The company could use a lift. Sales of its flagship iPhone are levelling off after surging last year to record levels that made Apple the world's biggest company by stock market value. Many are wondering if CEO Tim Cook can come up with another big hit.
The new phone — the iPhone SE — is an upgrade to the older, four-inch iPhone 5S, released in 2013. It's aimed at consumers who haven't sprung for the bigger-screen iPhone 6 models that Apple introduced over the last two years. The new phone comes with features like Apple Pay and the company's fastest processor, which have previously been offered only on versions of the iPhone 6.
Apple also unveiled a smaller model of the iPad Pro, which the company introduced last year with several features — like a detachable keyboard and stylus — designed for business users.
The Apple Watch got a price cut, and will now start at US$299, down from US$349; it will also come with new wristbands made of woven nylon.
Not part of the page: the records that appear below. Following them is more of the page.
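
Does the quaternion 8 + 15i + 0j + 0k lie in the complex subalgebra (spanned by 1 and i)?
Yes. The quaternion 8 + 15i has j- and k-coefficients y = z = 0, so it lies in the complex subalgebra spanned by 1 and i.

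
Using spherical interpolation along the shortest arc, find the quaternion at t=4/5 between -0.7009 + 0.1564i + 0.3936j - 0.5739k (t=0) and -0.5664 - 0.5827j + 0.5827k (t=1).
0.3208 + 0.0439i + 0.6432j - 0.6938k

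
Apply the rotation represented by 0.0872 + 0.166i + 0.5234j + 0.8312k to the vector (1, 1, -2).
(-1.635, -1.8, 0.29)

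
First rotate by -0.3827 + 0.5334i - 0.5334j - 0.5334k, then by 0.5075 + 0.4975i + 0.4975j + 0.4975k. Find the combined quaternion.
0.0711 + 0.0803i + 0.0696j - 0.9918k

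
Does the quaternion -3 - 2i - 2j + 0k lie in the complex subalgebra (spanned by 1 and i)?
No. The quaternion -3 - 2i - 2j has j-coefficient y = -2 and k-coefficient z = 0, not both zero, so it does not lie in the complex subalgebra spanned by 1 and i.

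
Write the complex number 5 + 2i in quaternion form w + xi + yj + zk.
5 + 2i + 0j + 0k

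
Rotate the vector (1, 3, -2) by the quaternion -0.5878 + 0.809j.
(1.593, 3, 1.569)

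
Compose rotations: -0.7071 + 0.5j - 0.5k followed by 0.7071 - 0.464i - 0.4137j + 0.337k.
-0.1246 + 0.3664i + 0.4141j - 0.8238k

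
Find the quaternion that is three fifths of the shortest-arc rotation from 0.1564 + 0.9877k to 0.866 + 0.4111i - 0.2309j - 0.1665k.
-0.6014 - 0.3285i + 0.1845j + 0.7045k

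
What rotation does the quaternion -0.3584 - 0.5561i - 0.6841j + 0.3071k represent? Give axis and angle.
axis = (-0.5957, -0.7328, 0.329), θ = 222°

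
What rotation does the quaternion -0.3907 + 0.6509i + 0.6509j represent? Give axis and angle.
axis = (√2/2, √2/2, 0), θ = 226°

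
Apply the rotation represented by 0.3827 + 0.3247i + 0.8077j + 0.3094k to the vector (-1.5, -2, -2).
(-1.469, -2.84, 0.161)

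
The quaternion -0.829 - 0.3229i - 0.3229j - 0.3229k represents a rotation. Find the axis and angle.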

Apple launched the smartwatch to great fanfare last year, although it has yet to win a big following.
The iPhone SE might not see the kind of blockbuster demand that Apple enjoyed with its large-screen iPhone 6 and 6S models, according to several financial analysts, but it could help Apple boost overall sales. It might also draw some additional users into the market for Apple's online services, including Apple Music, Apple Pay and the highly profitable mobile App Store.
While shoppers bought a record 74.8 million iPhones in the final three months of 2015, Apple has signalled demand in the current three-month period will fall short of the 61 million iPhones sold in the January-March quarter last year.
The iPhone SE will sell for US$399 with no cellular contract, significantly lower than larger iPhone models, which list at US$549 or more. The smaller phone may appeal to some shoppers, especially in overseas markets, who want a premium phone at lower cost. It could also draw interest from owners of older iPhone 5 models who find the larger models unwieldy.
Analysts generally expect Apple to release a more dramatically revamped iPhone 7 in the fall.